By the way, while we're on the subject of that last, famous photograph: Kim Phuc's history, according to Wikipedia, is really fascinating and quite wonderful:
After taking the photograph, Út promptly took Kim Phúc and the other children to a hospital in Saigon where it was determined that her burns were so severe that she would not survive. However, after a 14 month hospital stay and 17 surgical procedures, she returned home. Út continued to visit until he was evacuated during the fall of Saigon, 3 years after the picture was taken...
She then grew up, served as an anti-war symbol for Vietnam, spent some time in Cuba, converted to Christianity, went to Canada where she got political asylum; she now is a Canadian citizen and lives in Ontario with her husband and two children. There's a biography of her called The Girl in the Picture: The Story of Kim Phuc, the Photograph, and the Vietnam War, by Denise Chong.

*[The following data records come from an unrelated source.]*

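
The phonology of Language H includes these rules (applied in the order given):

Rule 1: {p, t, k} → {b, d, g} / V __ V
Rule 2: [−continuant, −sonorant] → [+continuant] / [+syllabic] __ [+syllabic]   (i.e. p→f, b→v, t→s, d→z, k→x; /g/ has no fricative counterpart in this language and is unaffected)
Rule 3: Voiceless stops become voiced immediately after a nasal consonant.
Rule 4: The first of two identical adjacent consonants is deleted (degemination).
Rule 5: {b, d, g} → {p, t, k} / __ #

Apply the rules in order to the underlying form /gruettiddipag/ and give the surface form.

gruetidivak

Rule 1 (intervocalic voicing): /p/ is a voiceless stop between vowels /i/ and /a/, so it voices to [b]. /gruettiddipag/ → gruettiddibag.
Rule 2 (intervocalic spirantization): /b/ is a stop between vowels /i/ and /a/, so it spirantizes to the fricative [v]. /gruettiddibag/ → gruettiddivag.
Rule 3 (post-nasal voicing): no segment meets the environment; /gruettiddivag/ is unchanged.
Rule 4 (degemination): /tt/ is a geminate; the first /t/ deletes. /dd/ is a geminate; the first /d/ deletes. /gruettiddivag/ → gruetidivag.
Rule 5 (final devoicing): /g/ is a voiced stop in word-final position, so it devoices to [k]. /gruetidivag/ → gruetidivak.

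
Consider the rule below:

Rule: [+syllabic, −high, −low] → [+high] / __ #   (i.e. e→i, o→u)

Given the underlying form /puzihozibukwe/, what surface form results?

Scanning /puzihozibukwe/: /o/ at position 6 is not in the conditioning environment; /e/ is a mid vowel in word-final position, so it raises to [i].
Result: [puzihozibukwi].

puzihozibukwi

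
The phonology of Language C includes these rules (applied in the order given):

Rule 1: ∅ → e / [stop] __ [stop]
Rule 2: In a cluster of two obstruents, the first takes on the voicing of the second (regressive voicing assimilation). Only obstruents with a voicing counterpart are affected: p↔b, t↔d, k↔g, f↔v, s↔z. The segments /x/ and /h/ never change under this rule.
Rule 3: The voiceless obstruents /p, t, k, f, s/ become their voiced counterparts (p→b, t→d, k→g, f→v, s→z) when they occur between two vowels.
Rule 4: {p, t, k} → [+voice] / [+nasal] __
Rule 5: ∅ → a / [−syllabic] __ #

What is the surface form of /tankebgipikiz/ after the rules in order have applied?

Rule 1 (stop-cluster e-epenthesis): /b/ and /g/ form a stop–stop cluster, so [e] is inserted between them. /tankebgipikiz/ → tankebegipikiz.
Rule 2 (regressive voicing assimilation): no segment meets the environment; /tankebegipikiz/ is unchanged.
Rule 3 (intervocalic voicing): /p/ is a voiceless obstruent between vowels /i/ and /i/, so it voices to [b]. /k/ is a voiceless obstruent between vowels /i/ and /i/, so it voices to [g]. /tankebegipikiz/ → tankebegibigiz.
Rule 4 (post-nasal voicing): /k/ is a voiceless stop immediately after the nasal /n/, so it voices to [g]. /tankebegibigiz/ → tangebegibigiz.
Rule 5 (final a-epenthesis): the form ends in the consonant /z/, so [a] is inserted word-finally. /tangebegibigiz/ → tangebegibigiza.

tangebegibigiza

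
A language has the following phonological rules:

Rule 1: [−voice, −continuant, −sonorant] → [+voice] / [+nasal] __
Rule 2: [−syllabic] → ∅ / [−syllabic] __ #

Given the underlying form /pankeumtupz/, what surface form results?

Rule 1 (post-nasal voicing): /k/ is a voiceless stop immediately after the nasal /n/, so it voices to [g]. /t/ is a voiceless stop immediately after the nasal /m/, so it voices to [d]. /pankeumtupz/ → pangeumdupz.
Rule 2 (final cluster simplification): /z/ is the second consonant of a word-final cluster /pz/, so it deletes. /pangeumdupz/ → pangeumdup.

pangeumdup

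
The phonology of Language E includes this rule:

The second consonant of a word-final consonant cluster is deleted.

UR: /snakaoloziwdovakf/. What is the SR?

/f/ is the second consonant of a word-final cluster /kf/, so it deletes.
The other instances of /s/, /n/, /k/, /l/, /z/, /w/, /d/, /v/ do not occur in the required environment and remain unchanged.
Surface form: [snakaoloziwdovak].

snakaoloziwdovak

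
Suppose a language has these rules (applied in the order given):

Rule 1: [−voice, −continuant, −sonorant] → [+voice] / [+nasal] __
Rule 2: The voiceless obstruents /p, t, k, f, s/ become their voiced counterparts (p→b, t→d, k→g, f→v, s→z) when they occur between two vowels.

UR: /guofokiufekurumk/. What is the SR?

Rule 1 (post-nasal voicing): /k/ is a voiceless stop immediately after the nasal /m/, so it voices to [g]. /guofokiufekurumk/ → guofokiufekurumg.
Rule 2 (intervocalic voicing): /f/ is a voiceless obstruent between vowels /o/ and /o/, so it voices to [v]. /k/ is a voiceless obstruent between vowels /o/ and /i/, so it voices to [g]. /f/ is a voiceless obstruent between vowels /u/ and /e/, so it voices to [v]. /k/ is a voiceless obstruent between vowels /e/ and /u/, so it voices to [g]. /guofokiufekurumg/ → guovogiuvegurumg.

guovogiuvegurumg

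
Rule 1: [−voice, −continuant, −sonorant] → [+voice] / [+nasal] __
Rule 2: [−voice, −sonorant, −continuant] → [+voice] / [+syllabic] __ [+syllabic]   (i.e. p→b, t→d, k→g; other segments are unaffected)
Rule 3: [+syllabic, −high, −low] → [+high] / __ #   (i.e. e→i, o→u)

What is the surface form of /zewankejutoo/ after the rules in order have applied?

Rule 1 (post-nasal voicing): /k/ is a voiceless stop immediately after the nasal /n/, so it voices to [g]. /zewankejutoo/ → zewangejutoo.
Rule 2 (intervocalic voicing): /t/ is a voiceless stop between vowels /u/ and /o/, so it voices to [d]. /zewangejutoo/ → zewangejudoo.
Rule 3 (final vowel raising): /o/ is a mid vowel in word-final position, so it raises to [u]. /zewangejudoo/ → zewangejudou.

zewangejudou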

Oh, and:
In 1996, she gave a speech at the United States Vietnam Veterans Memorial on Veterans Day... One Reverend John Plummer, a U.S. Vietnam War Veteran, had seen the photo and believed that he had a part in co-ordinating the raid with the South Vietnamese air force. He met Phúc briefly and she publicly forgave him.
From this page here, here are two photographs of Nick Ut and Kim Phuc together, first, from right after she got out of the hospital:



And, second, from a reunion of the two many years later, in London:



What can I say? I'm a sap: I love happy endings.

2 comments:

Anonymous said...

Very cool post. It's been a while since these pictures caught the attention of anyone and it was interesting to see them paired with the "originals". for some reason, I have never tried to compare them after their making for the fear of confronting my own inability to remember them properly. I was surprised by the amount of reverse images. I must consult a neurologist friend of mine to see if he has a clue of why I remembered backwards.

Thanks for writing about them and sorry for the over-designed site,

Vik Muniz

Stephen said...

Vik,

I'm delighted you found your way to the post, and that it interested you. If you get any answers on the left-right reversals, I'd be interested to hear them (it's interesting too you'd never noticed).

In case you're still reading, allow me to say that I've seen a fair amount of your work over the years (such as your show at the Chicago Art Institute), and enjoyed it tremendously. In particular, your self-portrait after Bas Jan Ader is one of my very favorite photographs (my father, who is a collector, owns a copy). So thanks for all the pleasure your work has given me over the years.

(Image link for those who don't know the picture I'm referring to -- although you can't really get even a sense of it's greatness from so small a thumbnail: it's all in the details, really.)